Nonlinear dynamics of a collapse phenomenon in heliotron plasma with large pressure gradient

We have executed nonlinear magnetohydrodynamic simulations in a heliotron-type configuration with a large pressure gradient to reveal the nonlinear dynamics of a collapse phenomenon. The simulation results reproduce the qualitative characteristics of the experimental observation on the so-called core density collapse events in the Large Helical Device plasma with the super-dense core profile. A long-term nonlinear behaviour on the event, including the flushing mechanism of the core pressure, is clarified. The simulation result shows the linear growth of the ballooning-like resistive instability modes with the intermediate poloidal wavenumbers.
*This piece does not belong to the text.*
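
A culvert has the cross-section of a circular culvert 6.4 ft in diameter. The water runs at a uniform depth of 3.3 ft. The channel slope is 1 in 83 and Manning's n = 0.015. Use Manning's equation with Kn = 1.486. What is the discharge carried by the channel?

For a circular section of diameter D = 6.4 ft at depth y = 3.3 ft, the central angle is θ = 2 arccos(1 − 2y/D) = 3.204 rad. Then A = (D²/8)(θ − sin θ) = 16.72 ft² and P = Dθ/2 = 10.25 ft.
Hydraulic radius R = A/P = 16.72/10.25 = 1.631 ft.
Manning's equation: Q = (1.486/n) A R^(2/3) S^(1/2) = (1.486/0.015) × 16.72 × 1.631^(2/3) × 0.01205^(1/2) = 252 ft³/s.

Q = 252 ft³/s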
The growth of the modes are eventually saturated, and the system experiences the energy relaxation in about 1 ms. It should be noted that the linear mode structures are localized in the edge region, whereas the core pressure rapidly falls as the system reaches the relaxed state. Such coexistence of the edge perturbation and the core collapse is consistent with the experimental observations. The lost pressure forms a wide base in the peripheral region. The core pressure is, on the other hand, remarkably reduced at a certain period, although it had well withstood the disturbance before it. The most salient feature on this period is the disordering of the magnetic field structure. The system keeps the nested-flux-surface structure well at the beginning, whereas part of them are abruptly lost in this period. Such a situation can induce a flattening of the pressure profile along the reconnected field lines. By checking the place where the plasma loss due to this mechanism occurs, such plasma outlets are found to be located mainly on the disordered region. Thus, one can conclude that the core collapse can be caused by the disturbance of the magnetic field.